Friday, October 24, 2014
So in the last month I have had two different people comment on how "when they get married want to be like us."
The first was at the salon when we were getting our hair cut. We made the appointment so mine was first then dh's. Why drive twice? So in our usual way we sat there and talked to the girl cutting our hair and bantered back and forth with each other, nothing uncommon for us. That's when she remarked that "when she gets married she wants to be (happy) like us." I thought it was a nice complement and then forgot about it.
Last week when we were at my dr's office we waited for about 2 hours, yes its a long time but I LOVE my dr. So we were sitting there chatting and bantering, and playing rock, paper, scissors. The awesome girl that works there, commented that is was "fun to watch us and how happy we were together." Honestly I still didn't think much about it.
So flash forward to now, I was thinking about a few posts I have seen on fb about being happily married and it got me thinking. To be honest dh and I are pretty happy, sure the first year or so was a bit of an adjustment, but we survived it and learned from it. Just as we survived him working at his last airline and never being home and working all the time, even when he was off.
Being happily married isn't about living in some happy land with prince charming, and if you think thats what it means then you won't be happily married. Sure, sure when you first get engaged/start dating it will seem like all fairtales and unicorns and you will think thats what it will be like when you are married. News Flash; it won't. There will be times when you don't feel appreciated, and even though you cleaned the house your husband comes home and re-cleans the house. There will be times you give him a list of things to do, only to come home and find he hasn't done any of them, or it takes him 3x as long to do something as it should. You may disagree on how to do a project, big hint don't do them together! The list goes on about little things that can and will drive you crazy if you let them.

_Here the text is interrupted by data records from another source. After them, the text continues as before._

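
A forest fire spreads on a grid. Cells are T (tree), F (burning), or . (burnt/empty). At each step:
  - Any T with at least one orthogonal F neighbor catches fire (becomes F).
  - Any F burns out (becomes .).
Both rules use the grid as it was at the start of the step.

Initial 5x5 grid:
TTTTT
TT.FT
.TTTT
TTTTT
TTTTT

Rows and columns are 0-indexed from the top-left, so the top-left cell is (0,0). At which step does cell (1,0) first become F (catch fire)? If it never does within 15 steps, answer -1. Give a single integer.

Step 1: cell (1,0)='T' (+3 fires, +1 burnt)
Step 2: cell (1,0)='T' (+5 fires, +3 burnt)
Step 3: cell (1,0)='T' (+5 fires, +5 burnt)
Step 4: cell (1,0)='T' (+5 fires, +5 burnt)
Step 5: cell (1,0)='F' (+3 fires, +5 burnt)
  -> target ignites at step 5
Step 6: cell (1,0)='.' (+1 fires, +3 burnt)
Step 7: cell (1,0)='.' (+0 fires, +1 burnt)
  fire out at step 7

5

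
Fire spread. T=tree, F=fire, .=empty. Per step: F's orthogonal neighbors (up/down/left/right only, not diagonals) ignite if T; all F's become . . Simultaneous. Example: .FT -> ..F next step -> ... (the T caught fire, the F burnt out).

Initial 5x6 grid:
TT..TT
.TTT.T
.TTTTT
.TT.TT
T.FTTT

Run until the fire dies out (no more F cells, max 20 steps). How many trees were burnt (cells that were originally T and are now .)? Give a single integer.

Step 1: +2 fires, +1 burnt (F count now 2)
Step 2: +3 fires, +2 burnt (F count now 3)
Step 3: +5 fires, +3 burnt (F count now 5)
Step 4: +4 fires, +5 burnt (F count now 4)
Step 5: +2 fires, +4 burnt (F count now 2)
Step 6: +2 fires, +2 burnt (F count now 2)
Step 7: +1 fires, +2 burnt (F count now 1)
Step 8: +1 fires, +1 burnt (F count now 1)
Step 9: +0 fires, +1 burnt (F count now 0)
Fire out after step 9
Initially T: 21, now '.': 29
Total burnt (originally-T cells now '.'): 20

Answer: 20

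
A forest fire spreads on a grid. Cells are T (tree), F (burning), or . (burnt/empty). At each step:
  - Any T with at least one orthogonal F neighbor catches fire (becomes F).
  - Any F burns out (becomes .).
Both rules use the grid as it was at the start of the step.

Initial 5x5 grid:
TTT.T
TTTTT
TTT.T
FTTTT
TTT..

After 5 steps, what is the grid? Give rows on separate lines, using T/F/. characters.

Step 1: 3 trees catch fire, 1 burn out
  TTT.T
  TTTTT
  FTT.T
  .FTTT
  FTT..
Step 2: 4 trees catch fire, 3 burn out
  TTT.T
  FTTTT
  .FT.T
  ..FTT
  .FT..
Step 3: 5 trees catch fire, 4 burn out
  FTT.T
  .FTTT
  ..F.T
  ...FT
  ..F..
Step 4: 3 trees catch fire, 5 burn out
  .FT.T
  ..FTT
  ....T
  ....F
  .....
Step 5: 3 trees catch fire, 3 burn out
  ..F.T
  ...FT
  ....F
  .....
  .....

..F.T
...FT
....F
.....
.....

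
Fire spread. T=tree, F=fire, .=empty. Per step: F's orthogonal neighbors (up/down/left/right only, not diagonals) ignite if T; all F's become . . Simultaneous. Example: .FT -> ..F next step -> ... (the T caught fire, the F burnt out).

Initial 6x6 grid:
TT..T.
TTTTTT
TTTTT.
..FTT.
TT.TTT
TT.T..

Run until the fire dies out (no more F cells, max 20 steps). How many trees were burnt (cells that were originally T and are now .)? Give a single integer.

Answer: 20

Derivation:
Step 1: +2 fires, +1 burnt (F count now 2)
Step 2: +5 fires, +2 burnt (F count now 5)
Step 3: +6 fires, +5 burnt (F count now 6)
Step 4: +4 fires, +6 burnt (F count now 4)
Step 5: +3 fires, +4 burnt (F count now 3)
Step 6: +0 fires, +3 burnt (F count now 0)
Fire out after step 6
Initially T: 24, now '.': 32
Total burnt (originally-T cells now '.'): 20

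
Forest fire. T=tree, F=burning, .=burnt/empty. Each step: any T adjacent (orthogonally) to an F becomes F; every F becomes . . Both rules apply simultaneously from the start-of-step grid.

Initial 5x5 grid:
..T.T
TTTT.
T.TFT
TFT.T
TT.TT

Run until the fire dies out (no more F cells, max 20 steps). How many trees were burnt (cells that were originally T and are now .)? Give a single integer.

Answer: 15

Derivation:
Step 1: +6 fires, +2 burnt (F count now 6)
Step 2: +4 fires, +6 burnt (F count now 4)
Step 3: +4 fires, +4 burnt (F count now 4)
Step 4: +1 fires, +4 burnt (F count now 1)
Step 5: +0 fires, +1 burnt (F count now 0)
Fire out after step 5
Initially T: 16, now '.': 24
Total burnt (originally-T cells now '.'): 15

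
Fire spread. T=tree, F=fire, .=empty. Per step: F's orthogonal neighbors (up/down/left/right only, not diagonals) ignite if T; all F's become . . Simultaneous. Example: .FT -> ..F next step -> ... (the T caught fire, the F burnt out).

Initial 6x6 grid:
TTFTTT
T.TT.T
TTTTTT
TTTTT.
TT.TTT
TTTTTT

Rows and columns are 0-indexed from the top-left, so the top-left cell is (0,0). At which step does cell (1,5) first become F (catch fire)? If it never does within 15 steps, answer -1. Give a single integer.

Step 1: cell (1,5)='T' (+3 fires, +1 burnt)
Step 2: cell (1,5)='T' (+4 fires, +3 burnt)
Step 3: cell (1,5)='T' (+5 fires, +4 burnt)
Step 4: cell (1,5)='F' (+5 fires, +5 burnt)
  -> target ignites at step 4
Step 5: cell (1,5)='.' (+5 fires, +5 burnt)
Step 6: cell (1,5)='.' (+4 fires, +5 burnt)
Step 7: cell (1,5)='.' (+4 fires, +4 burnt)
Step 8: cell (1,5)='.' (+1 fires, +4 burnt)
Step 9: cell (1,5)='.' (+0 fires, +1 burnt)
  fire out at step 9

4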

But if you have married your best friend it's not all bad. Honestly dh and I hardly ever really fight, sure we might disagree on something but its usually minor. I can't remember the last time I was super pissed off at dh, it clearly wasn't important enough to remember. Dh and I honestly don't have a ton in common. To start with dh is a clean freak and bordering on OCD, which is absolutely what I want in pilot someone who is organized. Is it what I want in a husband? Well its what I got; where as I am absolutely not a clean freak, definitely disorganized would probably categorize me. I can (almost) always find things but they aren't always in a "logical" (according to dh) place. Dh is also super mechanical minded where as I think airplanes (and cars) run by pfm (pure fucking magic). We would definitely be what you would call "opposites attract." As the years have gone by though we've grown to like (or tolerate) each others hobbies, one of my favorite shows is Top Gear, this would not have happened 10 years ago. Dh also tries to understand and help with the horses. Ever relationship is give and take.